R&M Solutions: Can the pensions crisis be solved with the Union Jack and national anthem?
A perennial challenge with DC pensions is low engagement. People in the UK simply don’t prioritise pensions. The reasons for these are varied, but getting members more engaged with their pension scheme has been, and remains, the main stumbling block.
With 90%+ of scheme members in default options, and low employee contribution rates generally (c. 1% across all schemes in 2016*, indicating a high incidence of members contributing at the minimum auto-enrolment rate) there is a strong argument to say we are not winning the battle for engagement.
Undoubtedly if we are going to reach more people we need to change something. Perhaps Australia can teach the UK some lessons in this regard.
The Australian approach to pensions is very different to the UK, and is very much focused on taking advantage of what is on offer.
The home page of the Australian Super, the largest superannuation scheme in Australia, has the tagline “It’s Australian. It’s super. And it’s yours.”

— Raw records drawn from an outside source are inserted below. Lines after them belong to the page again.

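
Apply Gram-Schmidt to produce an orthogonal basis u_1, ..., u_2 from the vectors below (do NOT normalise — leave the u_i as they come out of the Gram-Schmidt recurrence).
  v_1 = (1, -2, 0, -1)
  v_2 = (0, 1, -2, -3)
Orthogonal basis:
  u_1 = (1, -2, 0, -1)
  u_2 = (-1/6, 4/3, -2, -17/6)

Apply the Gram-Schmidt recurrence
  u_1 = v_1
  u_i = v_i − Σ_{j<i} ((v_i · u_j) / (u_j · u_j)) · u_j.

Step by step this gives:
  u_1 = (1, -2, 0, -1)
  u_2 = (-1/6, 4/3, -2, -17/6)

Orthogonality check:
  u_2 · u_1 = 0 (should be 0)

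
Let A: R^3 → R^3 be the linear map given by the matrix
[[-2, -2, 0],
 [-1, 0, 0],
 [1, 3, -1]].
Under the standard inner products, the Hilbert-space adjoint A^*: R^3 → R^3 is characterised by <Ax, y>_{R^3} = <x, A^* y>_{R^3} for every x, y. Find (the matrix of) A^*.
A^* = A^T =
[[-2, -1, 1],
 [-2, 0, 3],
 [0, 0, -1]]

For real matrices with standard dot products, the defining identity <Ax, y> = <x, A^* y> gives (Ax)^T y = x^T (A^*) y, i.e. x^T A^T y = x^T (A^*) y. Since this holds for all x, y, we must have A^* = A^T. Therefore
A^* =
[[-2, -1, 1],
 [-2, 0, 3],
 [0, 0, -1]].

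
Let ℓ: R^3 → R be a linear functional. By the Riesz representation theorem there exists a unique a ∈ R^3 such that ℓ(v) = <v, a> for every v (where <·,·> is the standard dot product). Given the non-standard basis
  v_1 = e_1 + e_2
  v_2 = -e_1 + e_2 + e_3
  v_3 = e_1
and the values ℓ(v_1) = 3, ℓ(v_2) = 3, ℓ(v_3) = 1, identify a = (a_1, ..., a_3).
a = (1, 2, 2)

Write a = (a_1, ..., a_3) in the standard basis. For each basis vector v_i, ℓ(v_i) = <v_i, a> is a linear equation in the a_j's. Collect the n equations into a matrix system V a = ℓ, where row i of V is v_i (expressed in the standard basis). Since V is invertible (lower-triangular with 1s on the diagonal, up to permutation), solve by back-substitution:
  V =
[[1, 1, 0],
 [-1, 1, 1],
 [1, 0, 0]]
  V a = (3, 3, 1)
Solving gives a = (1, 2, 2).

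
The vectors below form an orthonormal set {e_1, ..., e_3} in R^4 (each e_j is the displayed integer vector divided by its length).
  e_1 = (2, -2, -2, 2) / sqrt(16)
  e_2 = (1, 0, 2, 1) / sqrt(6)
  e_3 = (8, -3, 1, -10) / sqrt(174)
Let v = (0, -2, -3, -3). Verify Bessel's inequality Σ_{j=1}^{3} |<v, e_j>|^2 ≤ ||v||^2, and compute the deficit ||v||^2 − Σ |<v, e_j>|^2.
Σ |<v, e_j>|^2 = 602/29; ||v||^2 = 22; deficit = 36/29

Write each e_j = u_j / sqrt(<u_j, u_j>) where u_j is the displayed integer vector. Then <v, e_j> = <v, u_j> / sqrt(<u_j, u_j>), so |<v, e_j>|^2 = <v, u_j>^2 / <u_j, u_j>.
Coefficients: <v, e_1> = 4/sqrt(16), <v, e_2> = -9/sqrt(6), <v, e_3> = 33/sqrt(174).
Square and sum: Σ |<v, e_j>|^2 = 602/29.
Compute ||v||^2 = v·v = 22.
Deficit = 22 − 602/29 = 36/29 ≥ 0, confirming Bessel's inequality. (The deficit equals ||v − Σ <v,e_j> e_j||^2, the squared distance from v to span{e_j}.)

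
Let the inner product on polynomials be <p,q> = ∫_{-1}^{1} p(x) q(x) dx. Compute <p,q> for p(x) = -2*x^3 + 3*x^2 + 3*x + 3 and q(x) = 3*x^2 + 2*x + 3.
<p,q> = 36

Expand the product: p(x)·q(x) = -6*x^5 + 5*x^4 + 9*x^3 + 24*x^2 + 15*x + 9.
∫_{-1}^{1} of each monomial x^k gives [2/(k+1) if k even, 0 if k odd]. Integrating term-by-term (or equivalently evaluating the antiderivative F(x) = -x^6 + x^5 + 9*x^4/4 + 8*x^3 + 15*x^2/2 + 9*x at the endpoints):
  F(1) − F(−1) = 107/4 − (-37/4) = 36.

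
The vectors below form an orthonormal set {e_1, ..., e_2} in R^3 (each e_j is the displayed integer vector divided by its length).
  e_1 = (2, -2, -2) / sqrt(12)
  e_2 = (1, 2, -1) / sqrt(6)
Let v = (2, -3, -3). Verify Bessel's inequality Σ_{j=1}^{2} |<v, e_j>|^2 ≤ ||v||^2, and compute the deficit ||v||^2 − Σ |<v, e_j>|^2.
Σ |<v, e_j>|^2 = 43/2; ||v||^2 = 22; deficit = 1/2

Write each e_j = u_j / sqrt(<u_j, u_j>) where u_j is the displayed integer vector. Then <v, e_j> = <v, u_j> / sqrt(<u_j, u_j>), so |<v, e_j>|^2 = <v, u_j>^2 / <u_j, u_j>.
Coefficients: <v, e_1> = 16/sqrt(12), <v, e_2> = -1/sqrt(6).
Square and sum: Σ |<v, e_j>|^2 = 43/2.
Compute ||v||^2 = v·v = 22.
Deficit = 22 − 43/2 = 1/2 ≥ 0, confirming Bessel's inequality. (The deficit equals ||v − Σ <v,e_j> e_j||^2, the squared distance from v to span{e_j}.)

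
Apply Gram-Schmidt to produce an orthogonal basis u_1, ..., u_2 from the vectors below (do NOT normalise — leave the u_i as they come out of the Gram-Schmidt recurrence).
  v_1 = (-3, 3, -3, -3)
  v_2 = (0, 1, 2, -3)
Orthogonal basis:
  u_1 = (-3, 3, -3, -3)
  u_2 = (1/2, 1/2, 5/2, -5/2)

Apply the Gram-Schmidt recurrence
  u_1 = v_1
  u_i = v_i − Σ_{j<i} ((v_i · u_j) / (u_j · u_j)) · u_j.

Step by step this gives:
  u_1 = (-3, 3, -3, -3)
  u_2 = (1/2, 1/2, 5/2, -5/2)

Orthogonality check:
  u_2 · u_1 = 0 (should be 0)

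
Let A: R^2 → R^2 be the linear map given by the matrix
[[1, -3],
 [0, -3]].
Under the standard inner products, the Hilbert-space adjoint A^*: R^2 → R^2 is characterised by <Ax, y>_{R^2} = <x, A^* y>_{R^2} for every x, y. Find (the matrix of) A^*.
A^* = A^T =
[[1, 0],
 [-3, -3]]

For real matrices with standard dot products, the defining identity <Ax, y> = <x, A^* y> gives (Ax)^T y = x^T (A^*) y, i.e. x^T A^T y = x^T (A^*) y. Since this holds for all x, y, we must have A^* = A^T. Therefore
A^* =
[[1, 0],
 [-3, -3]].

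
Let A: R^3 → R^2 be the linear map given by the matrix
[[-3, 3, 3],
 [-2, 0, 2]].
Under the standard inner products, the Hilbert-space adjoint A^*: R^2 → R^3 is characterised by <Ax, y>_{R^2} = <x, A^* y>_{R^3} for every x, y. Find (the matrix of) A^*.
A^* = A^T =
[[-3, -2],
 [3, 0],
 [3, 2]]

For real matrices with standard dot products, the defining identity <Ax, y> = <x, A^* y> gives (Ax)^T y = x^T (A^*) y, i.e. x^T A^T y = x^T (A^*) y. Since this holds for all x, y, we must have A^* = A^T. Therefore
A^* =
[[-3, -2],
 [3, 0],
 [3, 2]].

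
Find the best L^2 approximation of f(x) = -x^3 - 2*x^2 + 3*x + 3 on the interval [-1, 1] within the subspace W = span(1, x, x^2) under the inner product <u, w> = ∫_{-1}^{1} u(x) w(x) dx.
g(x) = -2*x^2 + 12*x/5 + 3

The best approximation g ∈ W is the orthogonal projection of f onto W. Writing g = a_0 + a_1 x + a_2 x^2, the coefficients solve the normal equations G · a = b where
  G_{ij} = <φ_i, φ_j> and b_i = <f, φ_i>, with φ_0 = 1, φ_1 = x, φ_2 = x^2.
G =
  [2, 0, 2/3]
  [0, 2/3, 0]
  [2/3, 0, 2/5],
b = (14/3, 8/5, 6/5).
Solving gives a_0 = 3, a_1 = 12/5, a_2 = -2, so
  g(x) = -2*x^2 + 12*x/5 + 3.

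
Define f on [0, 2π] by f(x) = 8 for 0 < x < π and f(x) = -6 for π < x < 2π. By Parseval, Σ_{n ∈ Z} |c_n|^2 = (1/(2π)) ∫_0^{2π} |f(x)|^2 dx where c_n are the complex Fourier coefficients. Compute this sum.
Σ |c_n|^2 = 50

Parseval equates the L^2 energy of f (normalised by 1/(2π)) with the ℓ^2 sum of its Fourier coefficients: (1/(2π)) ∫_0^{2π} |f|^2 = Σ |c_n|^2.
Compute the left side: (1/(2π)) [∫_0^π 8^2 dx + ∫_π^{2π} (-6)^2 dx] = (1/(2π)) · (64π + 36π) = (64 + 36)/2 = 50.
So Σ_{n ∈ Z} |c_n|^2 = 50.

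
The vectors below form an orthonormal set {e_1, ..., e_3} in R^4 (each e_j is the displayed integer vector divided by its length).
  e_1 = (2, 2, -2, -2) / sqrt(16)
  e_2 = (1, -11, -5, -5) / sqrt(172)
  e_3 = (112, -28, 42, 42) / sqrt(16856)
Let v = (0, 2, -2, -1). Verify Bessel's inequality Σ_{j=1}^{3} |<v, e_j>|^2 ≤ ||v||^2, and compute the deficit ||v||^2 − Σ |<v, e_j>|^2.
Σ |<v, e_j>|^2 = 17/2; ||v||^2 = 9; deficit = 1/2

Write each e_j = u_j / sqrt(<u_j, u_j>) where u_j is the displayed integer vector. Then <v, e_j> = <v, u_j> / sqrt(<u_j, u_j>), so |<v, e_j>|^2 = <v, u_j>^2 / <u_j, u_j>.
Coefficients: <v, e_1> = 10/sqrt(16), <v, e_2> = -7/sqrt(172), <v, e_3> = -182/sqrt(16856).
Square and sum: Σ |<v, e_j>|^2 = 17/2.
Compute ||v||^2 = v·v = 9.
Deficit = 9 − 17/2 = 1/2 ≥ 0, confirming Bessel's inequality. (The deficit equals ||v − Σ <v,e_j> e_j||^2, the squared distance from v to span{e_j}.)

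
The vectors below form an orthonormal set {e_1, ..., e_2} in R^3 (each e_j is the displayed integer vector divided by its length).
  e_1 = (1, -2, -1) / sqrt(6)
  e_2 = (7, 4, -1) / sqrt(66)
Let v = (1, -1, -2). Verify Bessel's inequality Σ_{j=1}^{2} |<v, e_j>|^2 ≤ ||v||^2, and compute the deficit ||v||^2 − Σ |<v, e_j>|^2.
Σ |<v, e_j>|^2 = 50/11; ||v||^2 = 6; deficit = 16/11

Write each e_j = u_j / sqrt(<u_j, u_j>) where u_j is the displayed integer vector. Then <v, e_j> = <v, u_j> / sqrt(<u_j, u_j>), so |<v, e_j>|^2 = <v, u_j>^2 / <u_j, u_j>.
Coefficients: <v, e_1> = 5/sqrt(6), <v, e_2> = 5/sqrt(66).
Square and sum: Σ |<v, e_j>|^2 = 50/11.
Compute ||v||^2 = v·v = 6.
Deficit = 6 − 50/11 = 16/11 ≥ 0, confirming Bessel's inequality. (The deficit equals ||v − Σ <v,e_j> e_j||^2, the squared distance from v to span{e_j}.)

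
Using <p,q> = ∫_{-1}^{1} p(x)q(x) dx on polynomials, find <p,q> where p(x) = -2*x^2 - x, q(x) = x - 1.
<p,q> = 2/3

Expand the product: p(x)·q(x) = -2*x^3 + x^2 + x.
∫_{-1}^{1} of each monomial x^k gives [2/(k+1) if k even, 0 if k odd]. Integrating term-by-term (or equivalently evaluating the antiderivative F(x) = -x^4/2 + x^3/3 + x^2/2 at the endpoints):
  F(1) − F(−1) = 1/3 − (-1/3) = 2/3.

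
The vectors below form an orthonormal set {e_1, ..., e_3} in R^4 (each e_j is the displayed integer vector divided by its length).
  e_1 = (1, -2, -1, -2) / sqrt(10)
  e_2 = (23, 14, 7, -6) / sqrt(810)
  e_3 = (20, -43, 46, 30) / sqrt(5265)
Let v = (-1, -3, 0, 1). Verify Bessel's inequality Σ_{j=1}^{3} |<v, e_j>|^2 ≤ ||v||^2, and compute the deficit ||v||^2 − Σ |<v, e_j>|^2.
Σ |<v, e_j>|^2 = 6314/585; ||v||^2 = 11; deficit = 121/585

Write each e_j = u_j / sqrt(<u_j, u_j>) where u_j is the displayed integer vector. Then <v, e_j> = <v, u_j> / sqrt(<u_j, u_j>), so |<v, e_j>|^2 = <v, u_j>^2 / <u_j, u_j>.
Coefficients: <v, e_1> = 3/sqrt(10), <v, e_2> = -71/sqrt(810), <v, e_3> = 139/sqrt(5265).
Square and sum: Σ |<v, e_j>|^2 = 6314/585.
Compute ||v||^2 = v·v = 11.
Deficit = 11 − 6314/585 = 121/585 ≥ 0, confirming Bessel's inequality. (The deficit equals ||v − Σ <v,e_j> e_j||^2, the squared distance from v to span{e_j}.)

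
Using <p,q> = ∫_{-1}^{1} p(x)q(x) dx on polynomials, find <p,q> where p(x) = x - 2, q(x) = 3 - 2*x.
<p,q> = -40/3

Expand the product: p(x)·q(x) = -2*x^2 + 7*x - 6.
∫_{-1}^{1} of each monomial x^k gives [2/(k+1) if k even, 0 if k odd]. Integrating term-by-term (or equivalently evaluating the antiderivative F(x) = -2*x^3/3 + 7*x^2/2 - 6*x at the endpoints):
  F(1) − F(−1) = -19/6 − (61/6) = -40/3.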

It tugs on the heartstrings, playing to the fact that people are generally proud of their nationality. Just the name Super has a positive double meaning, but the key takeaway is that it is “yours”. Not the government’s, not your employer’s, but yours, which again seeks to drive people to take ownership and be proud of their pension.
In a similar way, the New Zealand KiwiSaver incorporates the kiwi bird into its logo, as well as a tagline in the Maori language (“Poua he Oranga” – or “safe life” according to Google translate).
Simplistic it may be, but it all helps to build engagement. Does any of it actually work? Although hard to drill down for exact statistics on this, the anecdotal feedback is that Australians are far more engaged with their pensions, even comparing benefit statements at barbeques.
So what can the UK borrow from the Oz model? It might not be a bad idea to start by thinking about this from a nationalistic angle ourselves. Rather than something to worry about, we need to make everyone want to take advantage of their national savings vehicle to ensure they have a good retirement outcome.
Currently, our approach simply states workers will be “automatically enrolled into a workplace pension scheme” on the official website. But we could do something far more positive? “You’ve earned it, so make sure there’s enough of it for you to enjoy it” is cheesy, but at least it’s a start. Or how about “Union Jack-pot”?
The takeaway here is about humanising pensions, and that’s what the multi-trillion pound industry has failed to achieve despite untold investment over several decades.
It may sound simplistic, but with bit of flair, a sprinkling of jingoism and a Union Jack, maybe the UK can start to tackle the pensions crisis in a far more effective way.
As a final thought, maybe the first step should be to stop using the word pension at all. It has lost all meaning for many, possibly due to various pension scandals and discontent from closing DB schemes. It also lacks the pizzazz of the Ozzie Super or KiwiSaver in New Zealand – and interestingly, the word doesn’t feature in either of their brands.